The Chevron Gorgon contract ‘gives us a lot to build on,’ argues O’Donnell. He maintains that Kentz, which has maintained respectable margins during three years when turnover has grown an average 30 per cent a year, is well placed to gain from persistently buoyant activity in the sectors it serves.

The company has indicated that it is hoping to clinch another large contract of the same order of magnitude as the Chevron deal, while picking up more modest deals along the way. With activity in its target sectors and regions still buoyant and seen as staying that way for some time, O’Donnell and his team are in optimistic mood.  

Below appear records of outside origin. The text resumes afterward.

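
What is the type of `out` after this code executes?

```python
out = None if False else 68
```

Ternary: condition is False, else branch (68) taken → int

int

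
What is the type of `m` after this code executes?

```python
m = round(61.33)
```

round() with no ndigits arg returns int

int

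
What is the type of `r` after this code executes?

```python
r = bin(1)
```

bin() returns str representation

str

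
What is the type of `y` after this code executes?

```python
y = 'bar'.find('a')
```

str.find() returns int (index, or -1)

int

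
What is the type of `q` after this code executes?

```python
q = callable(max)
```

callable() returns bool

bool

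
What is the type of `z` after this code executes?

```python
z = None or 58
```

'or' with None returns the other value (58, int)

int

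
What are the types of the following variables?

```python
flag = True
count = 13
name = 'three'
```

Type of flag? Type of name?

flag is bool; name is str

bool, str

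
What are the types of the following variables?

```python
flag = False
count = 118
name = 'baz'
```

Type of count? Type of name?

count is int; name is str

int, str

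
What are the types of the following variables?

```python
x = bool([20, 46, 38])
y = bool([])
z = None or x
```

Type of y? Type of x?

bool() returns bool; bool() returns bool

bool, bool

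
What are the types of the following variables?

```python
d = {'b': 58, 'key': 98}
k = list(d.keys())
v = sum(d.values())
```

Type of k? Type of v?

list(...) returns list; sum of int values returns int

list, int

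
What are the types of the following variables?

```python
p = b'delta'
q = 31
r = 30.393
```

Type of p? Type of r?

p is bytes; r is float

bytes, float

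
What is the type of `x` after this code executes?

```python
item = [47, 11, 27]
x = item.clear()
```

list.clear() returns None

NoneType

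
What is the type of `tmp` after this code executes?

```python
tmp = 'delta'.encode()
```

str.encode() returns bytes

bytes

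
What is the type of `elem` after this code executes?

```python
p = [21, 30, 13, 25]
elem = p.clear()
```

list.clear() returns None

NoneType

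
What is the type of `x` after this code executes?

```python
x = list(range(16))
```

list(range(...)) returns list

list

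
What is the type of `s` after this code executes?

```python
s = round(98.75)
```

round() with no ndigits arg returns int

int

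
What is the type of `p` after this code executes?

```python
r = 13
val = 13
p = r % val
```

int % int returns int (13 % 13 = 0)

int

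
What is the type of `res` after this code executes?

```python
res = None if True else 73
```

Ternary: condition is True, if branch (None) taken → NoneType

NoneType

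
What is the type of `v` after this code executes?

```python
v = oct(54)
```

oct() returns str representation

str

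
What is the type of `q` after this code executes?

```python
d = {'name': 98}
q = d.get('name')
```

dict.get() returns the value (int) when key is found

int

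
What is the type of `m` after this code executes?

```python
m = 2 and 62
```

'and' returns the last value when all truthy (62, which is int)

int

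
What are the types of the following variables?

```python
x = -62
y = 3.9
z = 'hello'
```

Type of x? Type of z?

x is int; z is str

int, str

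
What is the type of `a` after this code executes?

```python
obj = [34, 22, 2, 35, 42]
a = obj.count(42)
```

list.count() returns int

int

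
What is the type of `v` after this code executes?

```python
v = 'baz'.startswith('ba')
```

str.startswith() returns bool

bool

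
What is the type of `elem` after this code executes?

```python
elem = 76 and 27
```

'and' returns the last value when all truthy (27, which is int)

int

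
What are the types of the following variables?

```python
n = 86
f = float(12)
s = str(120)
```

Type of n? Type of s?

n is int; s is str

int, str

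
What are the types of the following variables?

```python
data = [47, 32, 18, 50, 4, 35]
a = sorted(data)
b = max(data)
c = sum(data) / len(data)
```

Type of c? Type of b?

int / int returns float; max of ints returns int

float, int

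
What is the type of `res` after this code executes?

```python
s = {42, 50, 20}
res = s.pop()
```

Popping from a set of ints returns int

int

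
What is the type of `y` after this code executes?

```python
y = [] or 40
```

'or' returns first truthy value (40, which is int)

int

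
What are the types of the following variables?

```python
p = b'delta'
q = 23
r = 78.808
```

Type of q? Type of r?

q is int; r is float

int, float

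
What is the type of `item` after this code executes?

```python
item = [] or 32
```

'or' returns first truthy value (32, which is int)

int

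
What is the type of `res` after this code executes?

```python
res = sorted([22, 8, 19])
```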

City analysts see Kentz increasing pre-tax profits 12 per cent this year to £47 million, but suggest that this could prove to be an underestimate if its enhanced reputation from recent spectacular contract wins can help it to land some more big deals. The opportunities lie not only in LNG projects in Australasia, but in southern Africa, the former Soviet Union and areas of the Middle East, such as Iraq, the United Arab Emirates, Saudi Arabia and Oman.

Valuation
At 470p, valuing the company at £547 million, Kentz shares have risen fourfold between floating on AIM and moving to the Full List and trade on a historic price-to-earnings ratio of 18, which falls to 16 times the 28p a share that the market thinks the company can earn this year. That puts them at a discount to the 20.4 average price-to-earnings ratio for the stock market’s oil equipment and services sector as a whole, which seems undeserved.

Inevitably, a business dependent on winning contracts, especially large ones, can be ‘lumpy’ and uneven in its revenues and profits. Kentz’s hefty order backlog suggests such lumpiness, concedes O’Donnell, who says the trick is ‘to bring in new business faster than you burn off the old’, to iron out potential blips between contracts.  

The backlog is what provides evidence of future revenue and profits potential. Four years ago, says O’Donnell, the company’s ratio of backlog to revenue was 1:1, but now it is more than 2:1, encouragingly enough.

In today’s environment of low interest rates, investors concentrate as rarely before on companies’ dividend payment policies. Kentz’s declared practice is to pay out between 20 and 25 per cent of profits after tax – one third at the interim stage and two-thirds at the end of the year – and the shares now yield 1.5 per cent, which is modest enough but three times the Bank of England’s minimum lending rate.

Kentz shares have performed well since its AIM float in 2008. However, the company is entering a new phase in its growth, with cash in the bank and an enhanced reputation. It looks to be a sound buy for the medium to long term.